The YA-1A laser platform, a converted Boeing 747-400F, will be fitted with six Lockheed Martin IRST sensors which are virtually identical to those fitted to the F-14D. The IRSTs form part of the surveillance subsystem which provides 360í coverage as the aircraft "watches" for ballistic-missile launches. The ABL team, consisting of the US Air Force, Boeing, Lockheed Martin and TRW, made the approach following the USN's earlier successful trials with the F-14Ds, which were used as early-warning sensors during theatre-missile defence exercises.

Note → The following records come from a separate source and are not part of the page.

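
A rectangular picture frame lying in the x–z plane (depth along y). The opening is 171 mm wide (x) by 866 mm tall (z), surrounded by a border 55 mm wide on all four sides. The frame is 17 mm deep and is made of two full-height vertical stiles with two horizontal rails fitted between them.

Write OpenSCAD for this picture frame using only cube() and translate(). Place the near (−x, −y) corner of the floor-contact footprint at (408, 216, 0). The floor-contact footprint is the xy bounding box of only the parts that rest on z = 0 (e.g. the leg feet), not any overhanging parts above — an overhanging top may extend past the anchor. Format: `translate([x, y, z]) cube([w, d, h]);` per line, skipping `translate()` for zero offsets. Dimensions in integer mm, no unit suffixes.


translate([408, 216, 0]) cube([55, 17, 976]);
translate([634, 216, 0]) cube([55, 17, 976]);
translate([463, 216, 0]) cube([171, 17, 55]);
translate([463, 216, 921]) cube([171, 17, 55]);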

Two IRSTs will be mounted either side of the nose, two more will be located above the leading edge of the wing, and the remaining two aft of the trailing edge.

The aircraft will also be fitted with an active laser-ranging system based on the Lockheed Martin AAQ-14 LANTIRN targeting pod. The pod will be mounted on the aft upper section of the 747's hump. "We've just turned it vertical so that the roll cylinder becomes an azimuth rotating device," says Boeing ABL battle management command, control, communications, computers and intelligence team leader, Richard Flanders. "The sensor manager will gather IRST data to produce a track, then we use the laser ranger to find the target."